Print Quarterly, December 2019
The eighteenth century in the current issue of Print Quarterly:
Print Quarterly 36.4 (December 2019)

Étienne Fessard and Augustin de Saint-Aubin, after Charles Natoire, Gaetano Brunetti, and Paolo Antonio Brunetti, Perspective View of the Chapel of Enfants Trouvés in Paris, 1759, etching and engraving, sheet (trimmed) 80 × 59 cm (New York, Metropolitan Museum of Art).
A R T I C L E S
Rena M. Hoisington, “Étienne Fessard’s Prints of the Chapel of the Hôpital des Enfants Trouvés in Paris,” pp. 404–25.
Soon after Charles Natoire (1700–1777) completed his cycle of paintings for the Chapel of the Hôpital des Enfants Trouvés in Paris, Fessard announced a subscription plan for a series of prints reproducing them. Often addressed merely for their documentary value, these prints are here analysed as objects in themselves. The article explores their complex publication history and assesses them in the context of Fessard’s career. Also analysed is the series’ repercussion on the reputation of the artists involved in their realization, Natoire included.
N O T E S A N D R E V I E W S
Colin Harrison, Review of Peter Whitfield, Oxford in Prints: 1675–1900 (Bodleian Library, 2016), p. 448.
The book explores how Oxford has been pictured between 1675 and 1922 by illustrating a selection of volumes in the collection of the Bodleian Library. The largest group consists of almanacks printed by the University, which took their definitive format of a topographical headpiece with a calendar beneath in the early eighteenth century.
Jean Michel Massing, Review of Cheryl Finley, Committed to Memory: The Art of the Slave Ship Icon (Princeton University Press, 2018), p. 484–88.

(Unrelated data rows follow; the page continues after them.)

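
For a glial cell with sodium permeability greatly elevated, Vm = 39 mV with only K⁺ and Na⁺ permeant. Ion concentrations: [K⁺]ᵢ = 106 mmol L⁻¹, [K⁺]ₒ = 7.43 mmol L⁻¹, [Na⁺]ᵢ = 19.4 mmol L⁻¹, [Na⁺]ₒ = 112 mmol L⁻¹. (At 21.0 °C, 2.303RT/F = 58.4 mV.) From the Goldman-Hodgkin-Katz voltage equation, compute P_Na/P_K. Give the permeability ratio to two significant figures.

22

Let α = P_Na/P_K. GHK: Vm = 58.4·log₁₀[(Kₒ + α·Naₒ)/(Kᵢ + α·Naᵢ)].
10^(Vm/58.4) = 10^(39.0/58.4) = 4.6538
So 4.6538·(Kᵢ + α·Naᵢ) = Kₒ + α·Naₒ → α = (4.6538·106.0 − 7.43) / (112.0 − 4.6538·19.4)
α = (493.3 − 7.43) / (112.0 − 90.28) = 485.9/21.72 = 22.37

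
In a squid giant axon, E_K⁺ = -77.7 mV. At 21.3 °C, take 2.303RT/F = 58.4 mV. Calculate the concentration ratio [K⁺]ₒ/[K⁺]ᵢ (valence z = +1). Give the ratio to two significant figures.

log₁₀([out]/[in]) = E·z/(58.4) = -77.7 × 1 / 58.4 = -1.3305
[out]/[in] = 10^(-1.3305) = 0.04672

0.047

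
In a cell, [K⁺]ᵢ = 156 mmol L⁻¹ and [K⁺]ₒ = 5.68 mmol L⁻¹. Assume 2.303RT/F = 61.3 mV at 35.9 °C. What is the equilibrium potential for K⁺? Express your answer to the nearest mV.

-88 mV

E = (61.3/z) · log₁₀([K⁺]_out/[K⁺]_in) with z = +1.
= (61.3/1) · log₁₀(5.68/156) = 61.30 · log₁₀(0.03641)
= 61.30 · (-1.4388) = -88.20 mV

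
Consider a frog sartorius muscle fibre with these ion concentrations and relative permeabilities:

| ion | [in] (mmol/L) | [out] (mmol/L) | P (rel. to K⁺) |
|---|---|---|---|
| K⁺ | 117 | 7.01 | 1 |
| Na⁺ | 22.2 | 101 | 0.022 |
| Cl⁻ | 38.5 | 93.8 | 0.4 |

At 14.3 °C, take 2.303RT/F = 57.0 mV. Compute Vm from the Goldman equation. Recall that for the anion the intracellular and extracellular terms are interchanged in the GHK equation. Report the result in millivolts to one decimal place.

Vm = 57.0 · log₁₀[(Σ P·[cation]ₒ + Σ P·[anion]ᵢ) / (Σ P·[cation]ᵢ + Σ P·[anion]ₒ)]
Numerator = 1×7.01 + 0.022×101 + 0.4×38.5 = 24.63
Denominator = 1×117 + 0.022×22.2 + 0.4×93.8 = 155
Vm = 57.0 · log₁₀(0.15891) = 57.0 × (-0.7989) = -45.53 mV

-45.5 mV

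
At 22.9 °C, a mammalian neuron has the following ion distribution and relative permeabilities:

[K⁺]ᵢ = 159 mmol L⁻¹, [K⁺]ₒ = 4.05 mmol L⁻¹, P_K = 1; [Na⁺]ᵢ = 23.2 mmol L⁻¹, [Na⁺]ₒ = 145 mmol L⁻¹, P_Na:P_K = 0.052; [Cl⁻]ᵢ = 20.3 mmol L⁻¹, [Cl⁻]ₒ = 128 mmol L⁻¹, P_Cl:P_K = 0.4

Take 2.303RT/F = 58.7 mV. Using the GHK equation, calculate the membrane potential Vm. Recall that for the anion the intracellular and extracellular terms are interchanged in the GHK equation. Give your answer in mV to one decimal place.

Vm = 58.7 · log₁₀[(Σ P·[cation]ₒ + Σ P·[anion]ᵢ) / (Σ P·[cation]ᵢ + Σ P·[anion]ₒ)]
Numerator = 1×4.05 + 0.052×145 + 0.4×20.3 = 19.71
Denominator = 1×159 + 0.052×23.2 + 0.4×128 = 211.4
Vm = 58.7 · log₁₀(0.093233) = 58.7 × (-1.0304) = -60.49 mV

-60.5 mV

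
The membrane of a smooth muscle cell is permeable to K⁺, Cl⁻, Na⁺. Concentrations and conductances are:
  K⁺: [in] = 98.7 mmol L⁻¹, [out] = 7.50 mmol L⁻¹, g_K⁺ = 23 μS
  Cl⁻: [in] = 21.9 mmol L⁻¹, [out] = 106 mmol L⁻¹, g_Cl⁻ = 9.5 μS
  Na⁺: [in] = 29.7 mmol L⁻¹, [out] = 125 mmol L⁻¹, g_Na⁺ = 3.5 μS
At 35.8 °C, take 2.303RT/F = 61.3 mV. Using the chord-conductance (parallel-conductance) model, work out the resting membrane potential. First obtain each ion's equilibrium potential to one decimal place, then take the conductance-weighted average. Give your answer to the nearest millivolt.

E_K⁺ = (61.3/1)·log₁₀(7.50/98.7) = -68.6 mV
E_Cl⁻ = (61.3/-1)·log₁₀(106/21.9) = -42.0 mV
E_Na⁺ = (61.3/1)·log₁₀(125/29.7) = 38.3 mV
Vm = (Σ gᵢEᵢ)/(Σ gᵢ) = (23·-68.6 + 9.5·-42.0 + 3.5·38.3) / (23 + 9.5 + 3.5)
= -1842.75 / 36 = -51.19 mV

-51 mV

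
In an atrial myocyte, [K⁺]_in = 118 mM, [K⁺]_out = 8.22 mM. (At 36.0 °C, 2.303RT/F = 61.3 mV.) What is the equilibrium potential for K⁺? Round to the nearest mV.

-71 mV

E = (61.3/z) · log₁₀([K⁺]_out/[K⁺]_in) with z = +1.
= (61.3/1) · log₁₀(8.22/118) = 61.30 · log₁₀(0.06966)
= 61.30 · (-1.1570) = -70.92 mV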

The book “focuses on the life, and afterlife, of famous anti-slavery icon,” the 1788 engraved Plan of an African Ship’s lower Deck with Negroes in the proportion of only one to a Ton (484). Part One “considers abolitionist slave ship prints from the period 1788 to 1900; the remainder of the book is devoted to their stature as an icon reappropriated by twentieth-century African American, British and African artists” (488).
P U B L I C A T I O N S R E C E I V E D
Mungo Campbell and Nathan Flis, eds., William Hunter and the Anatomy of the Modern Museum, exhibition catalogue (Yale Center for British Art, and The Hunterian, University of Glasgow, in association with Yale University Press, 2018), p. 472.